Красные кровавые круги вертелись перед его глазами.
«Надо себя вызволить… Теперь не до других, даже не до родичей»… – появилась эгоистическая мысль, и он даже искоса злобно посмотрел на брата, как будто он один был виновником этой гнетущей и могущей быть страшной по своим последствиям опалы.
Всю почти дорогу браться сидели молча. При въезде в Москву князь Никита холодно, по обычаю трижды, облобызался с братом, пересел в следовавшие сзади его собственные пошевни и поехал домой. Князь Василий, тоже немало огорченный всем происшедшим, был сравнительно покоен. Оправившись от неожиданности удара, он это душевное спокойствие обрел в глубине своей совести, не упрекавшей его ни в малейшем дурном поступке, ни в малейшем помышлении против царя, того самого царя, который подверг его такому незаслуженному наказанию и позору. Страх никогда не находил места в душе старого воина, так что за свое будущее, готовый умереть каждую минуту, он не боялся. Его сердце томила жалость к брату, утешить которого он не находил слов; в минуту общего несчастья разность воззрений и резкая отчужденность их друг от друга выделялась рельефнее, и те слова утешения, которые он, князь Василий, мог сказать брату, не были бы им поняты. Князь Василий с грустью сознавал это. Беспокоила же его наиболее участь его любимой дочери.
«Что будет с нею? Перенесет ли она постигший ее удар?»

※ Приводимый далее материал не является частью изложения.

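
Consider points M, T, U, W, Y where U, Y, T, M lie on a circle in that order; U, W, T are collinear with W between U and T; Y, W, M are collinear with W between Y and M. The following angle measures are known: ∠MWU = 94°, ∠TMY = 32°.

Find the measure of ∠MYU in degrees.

1. ∠TWY = 94°  [vertical angles at W]
2. ∠TUY = 32°  [same arc YT]
3. ∠UWY = 86°  [linear pair at W on UT]
4. ∠MYU = 62°  [△UWY]

∠MYU = 62°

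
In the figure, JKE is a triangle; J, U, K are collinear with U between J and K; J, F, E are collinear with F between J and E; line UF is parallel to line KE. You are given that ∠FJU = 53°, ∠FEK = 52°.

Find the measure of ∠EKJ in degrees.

∠EKJ = 75°

1. ∠EJK = 53°  [U on JK, F on JE]
2. ∠JEK = 52°  [F on ray EJ]
3. ∠EKJ = 75°  [△JKE]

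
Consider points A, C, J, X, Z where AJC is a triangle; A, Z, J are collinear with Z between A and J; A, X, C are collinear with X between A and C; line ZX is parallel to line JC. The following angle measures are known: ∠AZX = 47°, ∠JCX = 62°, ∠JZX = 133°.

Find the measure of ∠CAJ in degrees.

1. ∠AJC = 47°  [ZX∥JC, corresponding at Z]
2. ∠ACJ = 62°  [X on ray CA]
3. ∠CAJ = 71°  [△AJC]

∠CAJ = 71°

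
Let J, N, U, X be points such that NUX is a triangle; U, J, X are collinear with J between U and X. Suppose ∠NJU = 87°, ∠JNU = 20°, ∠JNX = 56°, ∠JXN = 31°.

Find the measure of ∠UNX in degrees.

1. ∠JUN = 73°  [△NUJ]
2. ∠NXU = 31°  [J on ray XU]
3. ∠NUX = 73°  [J on ray UX]
4. ∠UNX = 76°  [△NUX]

∠UNX = 76°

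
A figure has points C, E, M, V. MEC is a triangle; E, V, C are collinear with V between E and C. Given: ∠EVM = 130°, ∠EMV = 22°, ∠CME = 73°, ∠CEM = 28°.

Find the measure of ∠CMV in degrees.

∠CMV = 51°

1. ∠CVM = 50°  [linear pair at V on EC]
2. ∠ECM = 79°  [△MEC]
3. ∠MCV = 79°  [V on ray CE]
4. ∠CMV = 51°  [△MVC]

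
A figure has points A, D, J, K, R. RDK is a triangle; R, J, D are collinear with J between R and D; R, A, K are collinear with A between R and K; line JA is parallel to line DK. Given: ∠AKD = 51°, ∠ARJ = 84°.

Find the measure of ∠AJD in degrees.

1. ∠DKR = 51°  [A on ray KR]
2. ∠DRK = 84°  [J on RD, A on RK]
3. ∠KDR = 45°  [△RDK]
4. ∠AJR = 45°  [JA∥DK, corresponding at J]
5. ∠AJD = 135°  [linear pair at J on RD]

∠AJD = 135°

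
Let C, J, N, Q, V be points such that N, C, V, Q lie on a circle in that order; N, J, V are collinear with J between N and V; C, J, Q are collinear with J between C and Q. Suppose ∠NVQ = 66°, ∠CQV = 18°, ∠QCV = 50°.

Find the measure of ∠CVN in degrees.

1. ∠QJV = 96°  [△VJQ]
2. ∠QNV = 50°  [same arc VQ]
3. ∠NJQ = 84°  [linear pair at J on NV]
4. ∠CQN = 46°  [△NJQ]
5. ∠CVN = 46°  [same arc NC]

∠CVN = 46°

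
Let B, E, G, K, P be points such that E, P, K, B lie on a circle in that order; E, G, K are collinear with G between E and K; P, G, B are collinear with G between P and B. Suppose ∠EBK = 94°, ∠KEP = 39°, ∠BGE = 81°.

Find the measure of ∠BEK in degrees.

1. ∠KBP = 39°  [same arc PK]
2. ∠BGK = 99°  [linear pair at G on EK]
3. ∠BKE = 42°  [△KGB]
4. ∠BEK = 44°  [△EKB]

∠BEK = 44°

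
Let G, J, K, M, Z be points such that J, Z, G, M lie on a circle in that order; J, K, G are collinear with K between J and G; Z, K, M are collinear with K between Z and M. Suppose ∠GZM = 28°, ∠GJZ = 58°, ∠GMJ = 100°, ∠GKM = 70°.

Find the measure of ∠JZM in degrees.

1. ∠GJM = 28°  [same arc GM]
2. ∠JGM = 52°  [△JGM]
3. ∠JZM = 52°  [same arc JM]

∠JZM = 52°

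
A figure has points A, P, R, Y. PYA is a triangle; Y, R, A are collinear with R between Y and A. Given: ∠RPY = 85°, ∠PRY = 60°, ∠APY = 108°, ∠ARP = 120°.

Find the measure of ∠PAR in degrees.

1. ∠PYR = 35°  [△PYR]
2. ∠AYP = 35°  [R on ray YA]
3. ∠PAY = 37°  [△PYA]
4. ∠PAR = 37°  [R on ray AY]

∠PAR = 37°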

Князь Василий за последнее время видел, как сильно и горячо любила она избранного им ей жениха. На минуту у него явилось даже раскаяние, зачем вздумалось ему устроить эту свадьбу, но честное сердце тотчас подсказало ему отбросить эту мысль. Он с любовью стал думать о несчастном князе Владимире, томящемся теперь в тюрьме или стонущем под пыткой изверга Малюты, и сердце доброго князя обливалось кровью при мысли, что он не может спасти своего спасителя. Затем думы его снова перескакивают на дочь, на княжну Евпраксию.

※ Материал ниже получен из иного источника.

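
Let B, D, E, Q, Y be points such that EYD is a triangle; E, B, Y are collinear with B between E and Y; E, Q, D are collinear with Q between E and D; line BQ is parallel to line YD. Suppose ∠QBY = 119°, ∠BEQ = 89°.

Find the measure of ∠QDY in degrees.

1. ∠EBQ = 61°  [linear pair at B on EY]
2. ∠BQE = 30°  [△EBQ]
3. ∠BQD = 150°  [linear pair at Q on ED]
4. ∠QDY = 30°  [BQ∥YD, co-interior at D–Q]

∠QDY = 30°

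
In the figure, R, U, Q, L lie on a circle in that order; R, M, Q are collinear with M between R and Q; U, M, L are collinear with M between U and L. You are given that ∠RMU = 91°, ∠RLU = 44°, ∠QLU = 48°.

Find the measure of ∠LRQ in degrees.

∠LRQ = 47°

1. ∠LMQ = 91°  [vertical angles at M]
2. ∠LMR = 89°  [linear pair at M on RQ]
3. ∠LRQ = 47°  [△RML]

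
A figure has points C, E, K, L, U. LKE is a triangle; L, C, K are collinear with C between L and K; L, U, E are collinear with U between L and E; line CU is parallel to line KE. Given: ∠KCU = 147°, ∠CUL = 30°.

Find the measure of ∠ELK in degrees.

∠ELK = 117°

1. ∠LCU = 33°  [linear pair at C on LK]
2. ∠CLU = 117°  [△LCU]
3. ∠ELK = 117°  [C on LK, U on LE]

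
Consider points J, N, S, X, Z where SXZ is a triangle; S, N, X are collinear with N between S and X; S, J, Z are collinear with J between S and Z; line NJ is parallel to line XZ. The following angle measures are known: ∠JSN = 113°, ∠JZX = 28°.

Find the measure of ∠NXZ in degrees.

1. ∠XSZ = 113°  [N on SX, J on SZ]
2. ∠SZX = 28°  [J on ray ZS]
3. ∠SXZ = 39°  [△SXZ]
4. ∠NXZ = 39°  [N on ray XS]

∠NXZ = 39°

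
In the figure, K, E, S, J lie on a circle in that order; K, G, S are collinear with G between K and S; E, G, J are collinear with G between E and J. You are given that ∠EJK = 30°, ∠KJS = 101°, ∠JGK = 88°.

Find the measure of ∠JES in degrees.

1. ∠ESK = 30°  [same arc KE]
2. ∠EGS = 88°  [vertical angles at G]
3. ∠JES = 62°  [△EGS]

∠JES = 62°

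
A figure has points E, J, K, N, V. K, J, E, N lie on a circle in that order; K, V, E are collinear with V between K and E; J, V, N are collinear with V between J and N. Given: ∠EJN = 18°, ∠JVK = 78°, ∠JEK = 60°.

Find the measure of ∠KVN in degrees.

1. ∠EKN = 18°  [same arc EN]
2. ∠JNK = 60°  [same arc KJ]
3. ∠KVN = 102°  [△KVN]

∠KVN = 102°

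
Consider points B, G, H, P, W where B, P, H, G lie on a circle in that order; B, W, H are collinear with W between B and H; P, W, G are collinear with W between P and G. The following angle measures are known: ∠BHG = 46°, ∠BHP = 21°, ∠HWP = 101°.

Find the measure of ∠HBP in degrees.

1. ∠BPG = 46°  [same arc BG]
2. ∠BWP = 79°  [linear pair at W on BH]
3. ∠HBP = 55°  [△BWP]

∠HBP = 55°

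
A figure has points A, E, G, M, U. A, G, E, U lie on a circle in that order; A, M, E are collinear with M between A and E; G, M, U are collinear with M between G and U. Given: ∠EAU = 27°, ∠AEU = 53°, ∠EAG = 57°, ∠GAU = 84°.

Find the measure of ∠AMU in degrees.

1. ∠AGU = 53°  [same arc AU]
2. ∠AUG = 43°  [△AGU]
3. ∠AMU = 110°  [△AMU]

∠AMU = 110°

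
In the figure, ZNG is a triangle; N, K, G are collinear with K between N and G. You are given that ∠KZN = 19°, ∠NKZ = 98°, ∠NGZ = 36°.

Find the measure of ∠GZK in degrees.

∠GZK = 62°

1. ∠GKZ = 82°  [linear pair at K on NG]
2. ∠KGZ = 36°  [K on ray GN]
3. ∠GZK = 62°  [△ZKG]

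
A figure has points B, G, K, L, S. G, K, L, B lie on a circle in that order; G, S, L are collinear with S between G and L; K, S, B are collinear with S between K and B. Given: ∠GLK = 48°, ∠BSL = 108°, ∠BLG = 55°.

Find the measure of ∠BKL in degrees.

∠BKL = 60°

1. ∠GBK = 48°  [same arc GK]
2. ∠BSG = 72°  [linear pair at S on GL]
3. ∠BGL = 60°  [△GSB]
4. ∠BKL = 60°  [same arc LB]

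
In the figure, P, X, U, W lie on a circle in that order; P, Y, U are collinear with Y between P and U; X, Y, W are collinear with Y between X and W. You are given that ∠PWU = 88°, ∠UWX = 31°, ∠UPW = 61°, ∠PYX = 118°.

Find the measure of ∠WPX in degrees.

1. ∠UXW = 61°  [same arc UW]
2. ∠WUX = 88°  [△XUW]
3. ∠WPX = 92°  [cyclic PXUW, opposite ∠P+∠U]

∠WPX = 92°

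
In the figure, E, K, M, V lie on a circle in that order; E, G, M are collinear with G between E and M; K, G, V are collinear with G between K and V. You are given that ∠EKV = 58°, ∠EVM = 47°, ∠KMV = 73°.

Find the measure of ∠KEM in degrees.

1. ∠EMV = 58°  [same arc EV]
2. ∠MEV = 75°  [△EMV]
3. ∠MKV = 75°  [same arc MV]
4. ∠KVM = 32°  [△KMV]
5. ∠KEM = 32°  [same arc KM]

∠KEM = 32°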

– Что, как она? – было первым вопросом, который задал князь Василий по возвращении домой, пройдя тотчас же в комнаты дочери.
– Вся полымем горит, грудь заложило, воздуху свободного нету, – отвечала Панкратьевна.

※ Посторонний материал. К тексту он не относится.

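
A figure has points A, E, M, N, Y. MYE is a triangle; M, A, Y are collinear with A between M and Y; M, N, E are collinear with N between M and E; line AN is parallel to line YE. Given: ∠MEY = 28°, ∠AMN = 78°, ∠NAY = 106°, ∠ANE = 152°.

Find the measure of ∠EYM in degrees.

∠EYM = 74°

1. ∠ANM = 28°  [AN∥YE, corresponding at N]
2. ∠MAN = 74°  [△MAN]
3. ∠EYM = 74°  [AN∥YE, corresponding at A]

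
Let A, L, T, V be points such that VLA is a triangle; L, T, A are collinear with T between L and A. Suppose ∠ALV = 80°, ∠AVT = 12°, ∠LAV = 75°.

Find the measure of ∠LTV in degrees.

∠LTV = 87°

1. ∠TAV = 75°  [T on ray AL]
2. ∠ATV = 93°  [△VTA]
3. ∠LTV = 87°  [linear pair at T on LA]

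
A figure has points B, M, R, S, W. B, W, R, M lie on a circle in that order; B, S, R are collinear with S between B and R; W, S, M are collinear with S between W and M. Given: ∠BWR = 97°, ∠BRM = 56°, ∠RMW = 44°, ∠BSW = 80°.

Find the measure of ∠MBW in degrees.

1. ∠BMR = 83°  [cyclic BWRM, opposite ∠W+∠M]
2. ∠MBR = 41°  [△BRM]
3. ∠MWR = 41°  [same arc RM]
4. ∠MRW = 95°  [△WRM]
5. ∠MBW = 85°  [cyclic BWRM, opposite ∠B+∠R]

∠MBW = 85°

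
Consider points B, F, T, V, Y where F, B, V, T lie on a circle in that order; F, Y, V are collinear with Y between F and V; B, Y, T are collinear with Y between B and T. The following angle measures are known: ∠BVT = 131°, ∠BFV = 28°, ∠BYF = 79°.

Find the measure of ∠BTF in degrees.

1. ∠BFT = 49°  [cyclic FBVT, opposite ∠F+∠V]
2. ∠FBT = 73°  [△FYB]
3. ∠BTF = 58°  [△FBT]

∠BTF = 58°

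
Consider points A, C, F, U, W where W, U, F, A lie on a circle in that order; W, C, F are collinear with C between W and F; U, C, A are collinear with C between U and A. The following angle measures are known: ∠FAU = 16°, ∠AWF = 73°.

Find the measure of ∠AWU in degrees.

1. ∠AUF = 73°  [same arc FA]
2. ∠AFU = 91°  [△UFA]
3. ∠AWU = 89°  [cyclic WUFA, opposite ∠W+∠F]

∠AWU = 89°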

– Опасно? – с дрожью в голосе чуть слышно произнес князь.
– Бог весть, батюшка-князь. С чего приключилося: ежели с глазу, то легче, а ежели с порчи – не в пример тяжелей… А я смекаю, что с порчи, потому я ее с уголька спрыснула, святой водой окропила, и кабы с глазу, давно бы прошло, а тут нет, все пуще… Надо будет теперь ее эроей[16] обкурить, натереть, да и в нутро испить дать, может, и полегчает, Господь милостив! Ты-то себя не тревожь, князь-батюшка!
– Уж ты постарайся, Панкратьевна! – умоляющим голосом произнес князь.
– И что ты, батюшка, у самой сердце болит пуще чем о родной дочери: и просить-то меня тебе как-то не складно!
Князь с поникшею головою ушел в свою опочивальню и там склонился перед образом в жаркой молитве о спасении дочери.
«К чему молюсь? – вдруг внезапно пришла ему мысль. – Не лучше ли будет, коли Господь приберет ее к себе? Что ожидает ее после моей смерти, весьма вероятной, как последствие опалы? Надругание извергов»…
Князь побледнел; холодом сжалось его сердце при этой мысли.
– Господи, да будет воля Твоя! – окончил он свою молитву.
Воля Господа совершилась; княжна Евпраксия стала поправляться, хотя выздоровление ее шло очень медленно. От глубокого обморока, в который она впала с момент увоза ее жениха опричниками, она очнулась в страшной нервной горячке, державшей ее несколько дней между жизнью и смертью. Панкратьевна положительно потеряла голову и даже веру в свое искусство и целительность средств спрыскиванья с уголька наговоренною водою и натирания эроей. Князь Василий ходил мрачнее тучи и за короткое время, казалось, состарился на десять лет. На Якова Потаповича болезнь княжны не производила такого удручающего впечатления; он глубоко верил в то, что она выздоровеет. Будучи, как мы уже имели случай заметить, очень религиозным, он вместе с тем отдавая дань своему времени, был и крайне суеверен. Он был твердо убежден, что начавший уже сбываться его «вещий сон» был неспроста, что это было указание свыше на ту роль, которую он должен был играть в жизни княжны.